Arévalo, con rango de villa, es una parada ineludible dentro del buen abulense
Cuando se habla en España de cochinillo asado, la mayoría de las miradas ponen rumbo a Segovia, donde esta capital castellana ha gestado una merecida fama en el noble arte de asar gorrinillos.
Pero no está sola, claro. Hay una localidad abulense que ha hecho lo propio, al punto de ser capaz de discutir la sabrosa dictadura segoviana. Hablamos, ni más ni menos, que de Arévalo, en el norte de la provincia de Ávila y el segundo municipio más poblado a nivel provincial.

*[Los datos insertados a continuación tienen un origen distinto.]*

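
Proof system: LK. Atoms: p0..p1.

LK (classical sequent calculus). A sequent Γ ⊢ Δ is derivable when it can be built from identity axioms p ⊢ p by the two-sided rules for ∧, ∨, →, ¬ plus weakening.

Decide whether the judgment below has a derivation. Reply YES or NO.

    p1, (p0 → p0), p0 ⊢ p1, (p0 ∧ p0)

Derivation trace:
[∧R] p1, (p0 → p0), p0 ⊢ p1, (p0 ∧ p0)
  [WR] p1 ⊢ p1, p1, p0
    [WR] p1 ⊢ p1, p1
      [Ax] p1 ⊢ p1
  [→L] p0, (p0 → p0) ⊢ p0
    [Ax] p0 ⊢ p0
    [Ax] p0 ⊢ p0

Result: YES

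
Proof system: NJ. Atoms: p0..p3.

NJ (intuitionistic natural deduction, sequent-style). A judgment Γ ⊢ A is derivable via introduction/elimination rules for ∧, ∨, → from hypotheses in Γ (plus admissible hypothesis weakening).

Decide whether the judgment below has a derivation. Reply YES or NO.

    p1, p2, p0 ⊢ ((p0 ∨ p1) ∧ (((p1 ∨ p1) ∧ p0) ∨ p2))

Derivation trace:
[∧I] p1, p2, p0 ⊢ ((p0 ∨ p1) ∧ (((p1 ∨ p1) ∧ p0) ∨ p2))
  [∨I₂] p1, p2 ⊢ (p0 ∨ p1)
    [Wk] p1, p2 ⊢ p1
      [Ax] p1 ⊢ p1
  [∨I₁] p1, p0 ⊢ (((p1 ∨ p1) ∧ p0) ∨ p2)
    [∧I] p1, p0 ⊢ ((p1 ∨ p1) ∧ p0)
      [∨I₂] p1 ⊢ (p1 ∨ p1)
        [Ax] p1 ⊢ p1
      [Ax] p0 ⊢ p0

Result: YES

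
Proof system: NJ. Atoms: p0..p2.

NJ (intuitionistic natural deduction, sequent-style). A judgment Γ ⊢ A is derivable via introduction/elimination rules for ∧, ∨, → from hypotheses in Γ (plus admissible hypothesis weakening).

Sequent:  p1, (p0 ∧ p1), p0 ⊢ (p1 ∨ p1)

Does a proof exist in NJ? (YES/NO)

Proof tree:
[Wk] p1, (p0 ∧ p1), p0 ⊢ (p1 ∨ p1)
  [Wk] p1, (p0 ∧ p1) ⊢ (p1 ∨ p1)
    [∨I₁] p1 ⊢ (p1 ∨ p1)
      [Ax] p1 ⊢ p1

Result: YES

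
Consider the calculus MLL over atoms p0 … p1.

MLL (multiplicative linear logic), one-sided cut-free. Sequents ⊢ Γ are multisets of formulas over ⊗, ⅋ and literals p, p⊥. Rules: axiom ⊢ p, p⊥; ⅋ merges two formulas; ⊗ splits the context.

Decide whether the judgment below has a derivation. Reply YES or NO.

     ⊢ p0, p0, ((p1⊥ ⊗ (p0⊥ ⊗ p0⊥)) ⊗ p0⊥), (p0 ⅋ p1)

Derivation (root first):
[⅋]  ⊢ p0, p0, ((p1⊥ ⊗ (p0⊥ ⊗ p0⊥)) ⊗ p0⊥), (p0 ⅋ p1)
  [⊗]  ⊢ p1, p0, p0, p0, ((p1⊥ ⊗ (p0⊥ ⊗ p0⊥)) ⊗ p0⊥)
    [⊗]  ⊢ p1, p0, p0, (p1⊥ ⊗ (p0⊥ ⊗ p0⊥))
      [Ax]  ⊢ p1, p1⊥
      [⊗]  ⊢ p0, p0, (p0⊥ ⊗ p0⊥)
        [Ax]  ⊢ p0, p0⊥
        [Ax]  ⊢ p0, p0⊥
    [Ax]  ⊢ p0, p0⊥

Result: YES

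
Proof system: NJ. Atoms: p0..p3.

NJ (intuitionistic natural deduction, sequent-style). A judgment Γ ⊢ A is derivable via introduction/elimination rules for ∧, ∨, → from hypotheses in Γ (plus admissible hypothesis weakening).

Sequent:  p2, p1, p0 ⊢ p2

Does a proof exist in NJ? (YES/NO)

Derivation trace:
[Wk] p2, p1, p0 ⊢ p2
  [Wk] p2, p1 ⊢ p2
    [Ax] p2 ⊢ p2

Result: YES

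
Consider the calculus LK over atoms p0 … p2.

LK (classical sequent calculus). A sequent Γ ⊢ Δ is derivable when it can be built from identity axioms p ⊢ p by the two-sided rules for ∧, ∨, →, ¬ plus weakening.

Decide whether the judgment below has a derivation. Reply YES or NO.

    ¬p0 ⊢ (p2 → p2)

Derivation trace:
[¬L] ¬p0 ⊢ (p2 → p2)
  [WR]  ⊢ (p2 → p2), p0
    [→R]  ⊢ (p2 → p2)
      [Ax] p2 ⊢ p2

Result: YES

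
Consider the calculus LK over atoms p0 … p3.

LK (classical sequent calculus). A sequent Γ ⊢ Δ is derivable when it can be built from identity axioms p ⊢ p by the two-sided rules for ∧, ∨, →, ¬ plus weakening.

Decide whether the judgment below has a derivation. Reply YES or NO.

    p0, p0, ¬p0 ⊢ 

Derivation trace:
[¬L] p0, p0, ¬p0 ⊢ 
  [WL] p0, p0 ⊢ p0
    [Ax] p0 ⊢ p0

Result: YES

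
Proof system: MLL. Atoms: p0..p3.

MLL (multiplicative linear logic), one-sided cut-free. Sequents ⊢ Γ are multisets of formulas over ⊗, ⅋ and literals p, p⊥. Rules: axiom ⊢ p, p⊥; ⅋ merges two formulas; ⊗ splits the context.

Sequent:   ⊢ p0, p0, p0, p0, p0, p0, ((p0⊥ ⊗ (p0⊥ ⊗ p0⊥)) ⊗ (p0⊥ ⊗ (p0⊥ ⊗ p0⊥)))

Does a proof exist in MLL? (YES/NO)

Proof tree:
[⊗]  ⊢ p0, p0, p0, p0, p0, p0, ((p0⊥ ⊗ (p0⊥ ⊗ p0⊥)) ⊗ (p0⊥ ⊗ (p0⊥ ⊗ p0⊥)))
  [⊗]  ⊢ p0, p0, p0, (p0⊥ ⊗ (p0⊥ ⊗ p0⊥))
    [Ax]  ⊢ p0, p0⊥
    [⊗]  ⊢ p0, p0, (p0⊥ ⊗ p0⊥)
      [Ax]  ⊢ p0, p0⊥
      [Ax]  ⊢ p0, p0⊥
  [⊗]  ⊢ p0, p0, p0, (p0⊥ ⊗ (p0⊥ ⊗ p0⊥))
    [Ax]  ⊢ p0, p0⊥
    [⊗]  ⊢ p0, p0, (p0⊥ ⊗ p0⊥)
      [Ax]  ⊢ p0, p0⊥
      [Ax]  ⊢ p0, p0⊥

Result: YES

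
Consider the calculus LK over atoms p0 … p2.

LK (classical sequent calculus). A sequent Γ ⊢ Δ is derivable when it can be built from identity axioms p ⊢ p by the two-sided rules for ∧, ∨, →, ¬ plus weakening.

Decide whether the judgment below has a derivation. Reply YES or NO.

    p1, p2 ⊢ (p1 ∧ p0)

Truth-table refutation:
  v=000: Γ:[p1=F, p2=F] Δ:[(p1 ∧ p0)=F] refutes=False
  v=001: Γ:[p1=F, p2=T] Δ:[(p1 ∧ p0)=F] refutes=False
  v=010: Γ:[p1=T, p2=F] Δ:[(p1 ∧ p0)=F] refutes=False
  v=011: Γ:[p1=T, p2=T] Δ:[(p1 ∧ p0)=F] refutes=True  ← countermodel

Result: NO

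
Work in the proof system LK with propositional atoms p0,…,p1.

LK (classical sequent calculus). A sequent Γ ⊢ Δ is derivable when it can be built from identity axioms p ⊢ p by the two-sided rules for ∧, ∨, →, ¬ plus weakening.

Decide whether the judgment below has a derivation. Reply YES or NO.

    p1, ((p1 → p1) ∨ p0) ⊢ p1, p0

Proof tree:
[∨L] p1, ((p1 → p1) ∨ p0) ⊢ p1, p0
  [→L] p1, (p1 → p1) ⊢ p1
    [Ax] p1 ⊢ p1
    [Ax] p1 ⊢ p1
  [Ax] p0 ⊢ p0

Result: YES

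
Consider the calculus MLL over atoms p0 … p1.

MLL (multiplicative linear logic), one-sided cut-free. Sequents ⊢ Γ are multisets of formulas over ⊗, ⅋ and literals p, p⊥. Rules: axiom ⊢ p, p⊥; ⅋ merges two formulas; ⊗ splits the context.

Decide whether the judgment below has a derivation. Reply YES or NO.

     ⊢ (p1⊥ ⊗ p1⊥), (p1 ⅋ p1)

Derivation trace:
[⅋]  ⊢ (p1⊥ ⊗ p1⊥), (p1 ⅋ p1)
  [⊗]  ⊢ p1, p1, (p1⊥ ⊗ p1⊥)
    [Ax]  ⊢ p1, p1⊥
    [Ax]  ⊢ p1, p1⊥

Result: YES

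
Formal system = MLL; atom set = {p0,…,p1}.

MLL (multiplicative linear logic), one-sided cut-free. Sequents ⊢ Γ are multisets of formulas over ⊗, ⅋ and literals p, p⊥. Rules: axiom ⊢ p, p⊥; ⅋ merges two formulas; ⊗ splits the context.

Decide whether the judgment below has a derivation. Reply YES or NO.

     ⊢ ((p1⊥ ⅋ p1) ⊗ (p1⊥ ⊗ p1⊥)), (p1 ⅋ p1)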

Capital de la comarca de La Moraña, un territorio famoso por sus legumbres, Arévalo no solo ejerce magisterio de cuchara, sino también de hornos de leña y, al mismo tiempo, es un destino privilegiado para descubrir arte mudéjar en Castilla y León y sorprenderse con un castillo verdaderamente único.
No solo por ser medieval, pues no sería una novedad en nuestro país, sino por su tenedor: el Ministerio de Agricultura. El castillo de los Zúñiga, el otro nombre que recibe el castillo de Arévalo, erigido a mediados del siglo XV y que pasó a lo largo de la historia por todo tipo de manos: desde nobles castellanos y monarcas como Pedro I hasta los Reyes Católicos… Hasta acabar en propiedad del citado ministerio.
La razón fue evidente. Para evitar su deterioro, el ayuntamiento de la localidad lo cedió al Servicio Nacional del Trigo (SNT) del Ministerio de Agricultura en la década de 1950 con una condición: que se convirtiera en silo de cereal, uso que ha mantenido hasta hace unas décadas, siendo actualmente un centro de reuniones que incluye un Museo del Cereal.
Pero a Arévalo no se va solo a ver el castillo. Con el rango de villa, la localidad cuenta con el sello de Conjunto Histórico Artístico, en el que destacan elementos como la Iglesia de Santo Domingo de Silos o la Iglesia de San Martín, que presume de sus dos torres gemelas mudéjares, que son el testimonio claro de la presencia de musulmanes en la localidad.
A partir de ahí, plazas y más plazas como la porticada Plaza de la Villa y su colección de soportales, la Plaza del Real –que no plaza real– o la Plaza del Arrabal, cerca del denominado Arco del Alcocer, que es la única puerta de la muralla medieval que se conserva en pie.
Y tras tanto caminar, hora de yantar. Déjate caer por el asador Las Cubas, referencia infalible e ineludible para comer cochinillo asado y también se sacar a pasear la cuchara, donde bordan las judías blancas –de La Moraña, claro–.